Back to Nature (Published on - Oct. 7, 2005)
Fall Equinox – a time of change
Photo by Rick Tremmel
The colorful leaves of autumn surrounds us in nature’s natural beauty.
Can you feel it? There it is hiding in between the branches of the oak at the break of dawn. There it is ever so slightly guilding the edges for the leaves. There’s a crunch of acorns beneath your feet and the bright purple berries of American Beauty along the forest path.
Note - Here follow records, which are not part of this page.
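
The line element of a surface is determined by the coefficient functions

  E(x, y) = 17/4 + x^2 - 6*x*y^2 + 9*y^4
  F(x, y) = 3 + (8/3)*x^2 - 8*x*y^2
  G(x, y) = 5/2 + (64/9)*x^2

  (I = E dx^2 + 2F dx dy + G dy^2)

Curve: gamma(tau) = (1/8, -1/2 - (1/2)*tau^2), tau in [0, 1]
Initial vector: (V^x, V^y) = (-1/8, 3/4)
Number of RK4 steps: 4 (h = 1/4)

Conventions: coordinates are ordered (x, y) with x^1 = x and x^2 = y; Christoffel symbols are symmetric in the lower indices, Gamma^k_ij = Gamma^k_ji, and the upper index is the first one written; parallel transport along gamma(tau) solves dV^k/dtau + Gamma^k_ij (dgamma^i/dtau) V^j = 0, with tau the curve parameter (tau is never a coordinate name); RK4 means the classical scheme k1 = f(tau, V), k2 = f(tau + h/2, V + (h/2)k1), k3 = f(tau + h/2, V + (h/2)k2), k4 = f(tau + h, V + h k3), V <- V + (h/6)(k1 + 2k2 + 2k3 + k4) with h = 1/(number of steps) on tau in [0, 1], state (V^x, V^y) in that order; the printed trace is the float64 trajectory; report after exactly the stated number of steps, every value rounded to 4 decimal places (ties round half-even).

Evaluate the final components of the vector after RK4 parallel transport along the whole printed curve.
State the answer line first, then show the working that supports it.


Answer: V^x = -0.0237, V^y = 0.6410

gamma'(tau) = (0, -tau); f(tau, V)^k = -Gamma^k_ij(gamma(tau)) gamma'^i(tau) V^j; h = 1/4; intermediate values shown to 6 dp
curve data and Christoffel symbols at the stage parameters:
  tau = 0.000000: gamma = (0.125000, -0.500000), gamma' = (0.000000, 0.000000); Gamma_xxx = -0.727163, Gamma_xxy = -1.706217, Gamma_xyy = 0.067099, Gamma_yxx = 0.984893, Gamma_yxy = 2.164626, Gamma_yyy = -0.071739
  tau = 0.125000: gamma = (0.125000, -0.507812), gamma' = (0.000000, -0.125000); Gamma_xxx = -0.744015, Gamma_xxy = -1.717123, Gamma_xyy = 0.074427, Gamma_yxx = 1.015326, Gamma_yxy = 2.171108, Gamma_yyy = -0.079350
  tau = 0.250000: gamma = (0.125000, -0.531250), gamma' = (0.000000, -0.250000); Gamma_xxx = -0.793246, Gamma_xxy = -1.746841, Gamma_xyy = 0.093610, Gamma_yxx = 1.109920, Gamma_yxy = 2.186499, Gamma_yyy = -0.098927
  tau = 0.375000: gamma = (0.125000, -0.570312), gamma' = (0.000000, -0.375000); Gamma_xxx = -0.868758, Gamma_xxy = -1.785952, Gamma_xyy = 0.117204, Gamma_yxx = 1.277519, Gamma_yxy = 2.198400, Gamma_yyy = -0.121930
  tau = 0.500000: gamma = (0.125000, -0.625000), gamma' = (0.000000, -0.500000); Gamma_xxx = -0.955695, Gamma_xxy = -1.818990, Gamma_xyy = 0.136044, Gamma_yxx = 1.532312, Gamma_yxy = 2.187233, Gamma_yyy = -0.138125
  tau = 0.625000: gamma = (0.125000, -0.695312), gamma' = (0.000000, -0.625000); Gamma_xxx = -1.030357, Gamma_xxy = -1.828494, Gamma_xyy = 0.143343, Gamma_yxx = 1.901171, Gamma_yxy = 2.131873, Gamma_yyy = -0.140439
  tau = 0.750000: gamma = (0.125000, -0.781250), gamma' = (0.000000, -0.750000); Gamma_xxx = -1.067385, Gamma_xxy = -1.802187, Gamma_xyy = 0.137564, Gamma_yxx = 2.441924, Gamma_yxy = 2.018518, Gamma_yyy = -0.128091
  tau = 0.875000: gamma = (0.125000, -0.882812), gamma' = (0.000000, -0.875000); Gamma_xxx = -1.049747, Gamma_xxy = -1.738067, Gamma_xyy = 0.121979, Gamma_yxx = 3.266437, Gamma_yxy = 1.846315, Gamma_yyy = -0.105685
  tau = 1.000000: gamma = (0.125000, -1.000000), gamma' = (0.000000, -1.000000); Gamma_xxx = -0.973421, Gamma_xxy = -1.643436, Gamma_xyy = 0.101757, Gamma_yxx = 4.559004, Gamma_yxy = 1.625453, Gamma_yyy = -0.079566
step 0: V^x = -0.1250, V^y = 0.7500
step 1: k1 = (0.000000, 0.000000), k2 = (0.033808, -0.041363), k3 = (0.032852, -0.040164), k4 = (0.068319, -0.082139); V <- V + (h/6)(k1 + 2k2 + 2k3 + k4): V^x = -0.1166, V^y = 0.7398
step 2: k1 = (0.068232, -0.082032), k2 = (0.104441, -0.122449), k3 = (0.101188, -0.118487), k4 = (0.131345, -0.148894); V <- V + (h/6)(k1 + 2k2 + 2k3 + k4): V^x = -0.0911, V^y = 0.7101
step 3: k1 = (0.131199, -0.148720), k2 = (0.147372, -0.160290), k3 = (0.144932, -0.157469), k4 = (0.143423, -0.147568); V <- V + (h/6)(k1 + 2k2 + 2k3 + k4): V^x = -0.0553, V^y = 0.6713
step 4: k1 = (0.144063, -0.148274), k2 = (0.126450, -0.120680), k3 = (0.130166, -0.124556), k4 = (0.102614, -0.087998); V <- V + (h/6)(k1 + 2k2 + 2k3 + k4): V^x = -0.0237, V^y = 0.6410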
Momma duck has taught her fat babies to forage for food and seek shelter, while they are busily learning the art of wagging their tails. The tomatoes are ripened and falling from the vine, the orange tree is ornamented in little hard, green promises for papa’s winter breakfast, and the oats are ready for harvesting.

A change has come.

On Sept. 22 at 22:22, the night hours were equal to the day, the Autumnal Equinox. The Autumnal Equinox brings about cooling winds, longer nights, relief from hurricane fears and the warmth of a good winter fire. Our attention turns to the earth.
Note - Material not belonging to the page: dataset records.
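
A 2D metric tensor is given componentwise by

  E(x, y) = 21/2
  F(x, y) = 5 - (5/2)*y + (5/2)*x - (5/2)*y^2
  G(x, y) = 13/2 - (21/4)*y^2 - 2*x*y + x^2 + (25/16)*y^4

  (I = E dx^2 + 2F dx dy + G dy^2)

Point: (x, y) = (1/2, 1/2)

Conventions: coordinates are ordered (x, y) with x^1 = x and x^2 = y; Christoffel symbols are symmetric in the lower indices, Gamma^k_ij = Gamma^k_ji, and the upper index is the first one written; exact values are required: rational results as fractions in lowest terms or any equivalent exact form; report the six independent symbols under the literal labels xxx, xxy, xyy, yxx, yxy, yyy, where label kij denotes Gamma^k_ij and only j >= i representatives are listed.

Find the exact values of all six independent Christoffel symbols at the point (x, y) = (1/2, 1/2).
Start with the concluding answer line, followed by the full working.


Answer: Gamma_xxx = -800/2467, Gamma_xxy = 0, Gamma_xyy = -6765/17269, Gamma_yxx = 1920/2467, Gamma_yxy = 0, Gamma_yyy = -500/2467

E = 21/2, F = 35/8, G = 1289/256 at the point
E_x = 0, E_y = 0, F_x = 5/2, F_y = -5, G_x = 0, G_y = -175/32
EG - F^2 = 17269/512;  g^inv = (512/17269) * [[1289/256, -35/8], [-35/8, 21/2]]
first-kind symbols [ij,l] = (1/2)(d_i g_jl + d_j g_il - d_l g_ij): [xx,x] = E_x/2 = 0, [xx,y] = F_x - E_y/2 = 5/2, [xy,x] = E_y/2 = 0, [xy,y] = G_x/2 = 0, [yy,x] = F_y - G_x/2 = -5, [yy,y] = G_y/2 = -175/64
Gamma^x_ij = (G*[ij,x] - F*[ij,y])/(EG - F^2), Gamma^y_ij = (E*[ij,y] - F*[ij,x])/(EG - F^2)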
We realize and celebrate our connection with the Great Mother. It is the time of the Ducks Fly Moon, the first moon of Mudjekeewis, Spirit-Keeper of the West, Father of the Winds. Elder Sun Bear teaches, “People born under this moon, or experiencing its influence, seek to deeply understand the concept of balance in all aspects of life.”

The word “equinox” refers to the time that occurs twice a year when the nighttime is equal to the daytime, each being 12 hours in duration a time of complete balance. In the language of science, an equinox is either of two points on the celestial sphere where the ecliptic and the celestial equator intersect.
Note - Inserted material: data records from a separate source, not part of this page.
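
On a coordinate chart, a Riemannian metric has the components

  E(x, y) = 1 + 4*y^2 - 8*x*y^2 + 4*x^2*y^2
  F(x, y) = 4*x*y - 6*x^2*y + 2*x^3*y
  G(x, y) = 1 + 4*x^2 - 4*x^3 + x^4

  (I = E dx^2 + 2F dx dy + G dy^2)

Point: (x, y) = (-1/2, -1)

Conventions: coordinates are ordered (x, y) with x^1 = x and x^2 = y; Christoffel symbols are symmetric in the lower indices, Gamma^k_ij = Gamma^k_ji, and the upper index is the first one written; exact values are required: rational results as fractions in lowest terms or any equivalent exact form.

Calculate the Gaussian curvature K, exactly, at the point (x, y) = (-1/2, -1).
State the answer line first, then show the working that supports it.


Answer: K = -2304/34225

E = 10, F = 15/4, G = 41/16, EG - F^2 = 185/16 at the point
E_x = -12, E_y = -18, F_x = -23/2, F_y = -15/4, G_x = -15/2, G_y = 0
E_yy = 18, F_xy = 23/2, G_xx = 23
Brioschi: K = (det M1 - det M2) / (EG - F^2)^2 with the standard first/second-derivative matrices M1, M2.
M1 = [[-E_yy/2 + F_xy - G_xx/2, E_x/2, F_x - E_y/2], [F_y - G_x/2, E, F], [G_y/2, F, G]] = [[-9, -6, -5/2], [0, 10, 15/4], [0, 15/4, 41/16]]; det M1 = -1665/16
M2 = [[0, E_y/2, G_x/2], [E_y/2, E, F], [G_x/2, F, G]] = [[0, -9, -15/4], [-9, 10, 15/4], [-15/4, 15/4, 41/16]]; det M2 = -1521/16
det M1 - det M2 = -9; K = -9 / (185/16)^2 = -2304/34225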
Ancient cultures around the world have naturally celebrated this time of year with ceremonies and practices honoring the bounty of harvest, Thanksgiving, as well, offering prayers for balance and strength to endure the inevitable winter drawing near. These rituals are of obvious nature and

origin. Somewhat confusing, though, are the nature based celebrations toward the end of October and the fall season.

For most Americans the fall equinox passes without notice while commercial stores, outdoor billboards, television advertisements (even the Rice Krispies’s box) flaunts images of skulls, bones, blood, rats, spiders, ghouls and generally things that go bump in the night. We refer to this celebration as Halloween.

Halloween is a time when citizens dress up in varied costumes, celebrate by dancing, singing and generally acting peculiarly, while begging for treats then later partaking in a gluttonous feast. This begging for treats has changed over the years in purpose, but is now scholarly interpreted as begging for one’s self in exchange for prevention of bad luck or prosperity. (Prayers for the long winter ahead).

The Celts named Halloween Samhain (sow`an) meaning: end of summer which culminated in a feast of the sun. The Scots and Irish held similar celebrations at this time of year. Another common theme worldwide is interpreting this time of year as the time when two worlds (the spirit and mortal) bump up against each other or in theory, a magic portal opens between the two and the dead are able to roam freely in the land of the living. (Equal day and night hours. balance = an equal playing field.)

Some cultures honor and welcome this time as an opportunity to visit with beloved saints and lost loved ones. Other cultures greatly fear this crossover and have created extraordinary ceremonies and traditions to restrain the spirit world within a safe distance from their mortal souls.

No matter how high our feet have risen upon the concrete steps of civilization or how short sighted we’ve become in our windowless boxes facing endless rows of computer monitors, eyes and minds connected to virtual worlds, we are still flesh and bone. We are of the earth, air, water and fire. We cannot ignore our Great Mother.

The Autumnal Equinox is that time of change to give thanks, reflect and renew our commitment to the four directions and to consider the fate of all our relations with whom we share this precious planet.

As we ruminate upon our own balance and environmental impact, take a moment to gaze upon the stars, walk there on dew glistened grass barefoot, listen to the wind stir the leaves of the oak, and sing a song of thanks while offering up a prayer for winter, back to nature.